Both the bill and the supreme court case involve the marco temporal, which would require Indigenous peoples to prove that they occupied the areas they claim on 5 October 1988, the day Brazil’s federal constitution was enacted, following the end of the country’s military dictatorship (1964–1985).
The marco temporal proposal would disregard the forced displacements that Indigenous peoples have suffered throughout history, particularly at the beginning of European colonisation starting from the 16th century, as well as during the military dictatorship. It also overlooks the existence of archaeological evidence of the occupation of Indigenous peoples in Brazilian territory – such as that of the Guarani peoples in the modern-day states of São Paulo and Mato Grosso do Sul “at least two thousand years ago,” explains Eduardo Neves, professor and director of the Museum of Archaeology and Ethnology at the University of São Paulo.
Although the marco temporal proposal appears in both lawsuits, the bill, according to Alfinito, has “many more devastating and clearly unconstitutional points.” The law would allow, for example, economic activities, such as mining, that would degrade the vegetation protected by Indigenous lands.

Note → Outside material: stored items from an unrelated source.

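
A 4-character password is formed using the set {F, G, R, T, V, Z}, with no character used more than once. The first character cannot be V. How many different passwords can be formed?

The first character has 6−1 = 5 choices (anything except V).
The remaining 3 characters are filled from the other 5 symbols without repetition: 5 × 4 × 3 = 60.
Total: 5 × 60 = 300.

300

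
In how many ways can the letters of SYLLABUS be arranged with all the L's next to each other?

2520

Treat the 2 copies of L as a single block. The multiset to arrange is then {LL, A, B, S, S, U, Y}, 7 items in all.
That gives (7)!/(2!) = 2520 arrangements.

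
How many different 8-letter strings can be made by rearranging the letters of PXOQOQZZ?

5040

The 8 letters of PXOQOQZZ have repeats: O appearing twice, Q appearing twice, and Z appearing twice.
Dividing 8! = 40320 by 2!·2!·2! = 8 for the repeated letters gives 5040.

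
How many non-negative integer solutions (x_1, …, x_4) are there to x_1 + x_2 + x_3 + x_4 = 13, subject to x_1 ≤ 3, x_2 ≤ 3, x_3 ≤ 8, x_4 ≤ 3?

Without the upper bounds there are C(16,3) = 560 ways to split 13 among 4 variables.
Subtract solutions that violate a single cap (substitute x_i' = x_i − (cap_i+1)): x_1 ≥ 4 gives C(12,3) = 220; x_2 ≥ 4 gives C(12,3) = 220; x_3 ≥ 9 gives C(7,3) = 35; x_4 ≥ 4 gives C(12,3) = 220. Together 695.
Add back pairs where two caps are both exceeded: 56 + 1 + 56 + 1 + 56 + 1 = 171.
Subtract triples: 0 + 4 + 0 + 0 = 4.
By inclusion–exclusion the count is 560 − 695 + 171 − 4 = 32.

32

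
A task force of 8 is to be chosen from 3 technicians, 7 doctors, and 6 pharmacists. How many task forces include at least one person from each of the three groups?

Total 8-person selections from all 16: C(16,8) = 12870.
Selections missing a whole group: no technicians → C(13,8) = 1287; no doctors → C(9,8) = 9; no pharmacists → C(10,8) = 45.
Add back selections omitting two groups (i.e. drawn from a single group): C(3,8) + C(7,8) + C(6,8) = 0.
By inclusion–exclusion: 12870 − 1341 + 0 = 11529.

11529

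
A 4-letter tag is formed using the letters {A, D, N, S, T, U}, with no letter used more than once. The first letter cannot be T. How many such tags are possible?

300

The first letter has 6−1 = 5 choices (anything except T).
The remaining 3 letters are filled from the other 5 symbols without repetition: 5 × 4 × 3 = 60.
Total: 5 × 60 = 300.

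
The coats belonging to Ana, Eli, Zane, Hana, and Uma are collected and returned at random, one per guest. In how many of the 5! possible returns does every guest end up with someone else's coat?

44

Count assignments avoiding every fixed point. For any j of the 5 guests fixed to their own coat, the other 5−j can be arranged in (5−j)! ways.
By inclusion–exclusion this is Σ_{j=0}^{5} (−1)^j C(5,j)·(5−j)!.
Computing: 120 − 120 + 60 − 20 + 5 − 1 = 44.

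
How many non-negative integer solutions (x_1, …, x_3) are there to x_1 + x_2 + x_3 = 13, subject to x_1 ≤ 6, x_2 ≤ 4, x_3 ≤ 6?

By stars and bars, unrestricted non-negative solutions to x_1+…+x_3 = 13 number C(13+2,2) = 105.
Subtract solutions that violate a single cap (substitute x_i' = x_i − (cap_i+1)): x_1 ≥ 7 gives C(8,2) = 28; x_2 ≥ 5 gives C(10,2) = 45; x_3 ≥ 7 gives C(8,2) = 28. Together 101.
Add back pairs where two caps are both exceeded: 3 + 0 + 3 = 6.
By inclusion–exclusion the count is 105 − 101 + 6 = 10.

10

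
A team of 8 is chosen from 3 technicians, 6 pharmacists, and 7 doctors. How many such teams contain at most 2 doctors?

2025

Split by how many doctors are chosen (0 through 2).
Sum: C(7,0)·C(9,8) + C(7,1)·C(9,7) + C(7,2)·C(9,6) = 9 + 252 + 1764 = 2025.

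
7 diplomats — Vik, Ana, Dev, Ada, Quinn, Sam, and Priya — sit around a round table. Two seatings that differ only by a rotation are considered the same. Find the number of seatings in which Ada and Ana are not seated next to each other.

All circular seatings of 7 people number (6)! = 720.
Seatings with Ada beside Ana: treat them as a block with 2 internal orders, giving 2 × (5)! = 240.
Subtracting, 720 − 240 = 480.

480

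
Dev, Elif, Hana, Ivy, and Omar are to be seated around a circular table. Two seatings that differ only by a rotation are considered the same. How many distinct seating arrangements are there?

Seat Dev anywhere (absorbing the rotational symmetry), then permute the other 4: (4)! = 24.

24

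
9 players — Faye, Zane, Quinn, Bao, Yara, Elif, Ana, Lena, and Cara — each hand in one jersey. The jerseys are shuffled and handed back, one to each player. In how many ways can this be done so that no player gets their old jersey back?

133496

This is the derangement count D_9: permutations of 9 items with no fixed point.
By inclusion–exclusion this is Σ_{j=0}^{9} (−1)^j C(9,j)·(9−j)!.
Computing: 362880 − 362880 + 181440 − 60480 + 15120 − 3024 + 504 − 72 + 9 − 1 = 133496.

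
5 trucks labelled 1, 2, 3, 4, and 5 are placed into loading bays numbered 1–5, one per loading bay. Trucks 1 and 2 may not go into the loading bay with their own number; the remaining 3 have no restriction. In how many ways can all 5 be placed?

78

Let Aᵢ (for i ∈ {1, 2}) be the placements that put truck i in its forbidden loading bay. Any j of these fix j positions, leaving (5−j)! ways to fill the rest, and there are C(2,j) ways to pick which j.
By inclusion–exclusion, the number of valid placements is Σ_{j=0}^{2} (−1)^j C(2,j)·(5−j)!.
Computing: 120 − 48 + 6 = 78.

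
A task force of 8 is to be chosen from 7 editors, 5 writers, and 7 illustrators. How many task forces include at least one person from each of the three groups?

71589

With no constraint there are C(19,8) = 75582 possible selections.
Selections missing a whole group: no editors → C(12,8) = 495; no writers → C(14,8) = 3003; no illustrators → C(12,8) = 495.
Add back selections omitting two groups (i.e. drawn from a single group): C(7,8) + C(5,8) + C(7,8) = 0.
By inclusion–exclusion: 75582 − 3993 + 0 = 71589.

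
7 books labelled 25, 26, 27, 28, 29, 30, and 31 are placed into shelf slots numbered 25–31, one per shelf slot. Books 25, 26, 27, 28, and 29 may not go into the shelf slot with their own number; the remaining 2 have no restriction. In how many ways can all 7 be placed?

Let Aᵢ (for 25 ≤ i ≤ 29) be the placements that put book i in its forbidden shelf slot. Any j of these fix j positions, leaving (7−j)! ways to fill the rest, and there are C(5,j) ways to pick which j.
By inclusion–exclusion, the number of valid placements is Σ_{j=0}^{5} (−1)^j C(5,j)·(7−j)!.
Computing: 5040 − 3600 + 1200 − 240 + 30 − 2 = 2428.

2428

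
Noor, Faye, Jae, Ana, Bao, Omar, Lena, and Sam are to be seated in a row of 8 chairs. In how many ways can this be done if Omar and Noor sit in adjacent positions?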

For Djekupe and Suruí, environmental protection must be prioritised above economic interests – something Indigenous groups can play a key role in supporting. “We preserve the trees, the endangered bees and hundreds of springs in [Jaraguá], where there is a very important water table [the underground level below which water can be found],” says Djekupe.
For Suruí, ensuring the protection of these Indigenous lands – and the ecosystems within them – will have implications far beyond their ever-threatened borders: “We’re not just talking about the lives of the Indigenous peoples. We’re talking about the lives of everyone, including those who are deciding against our future.”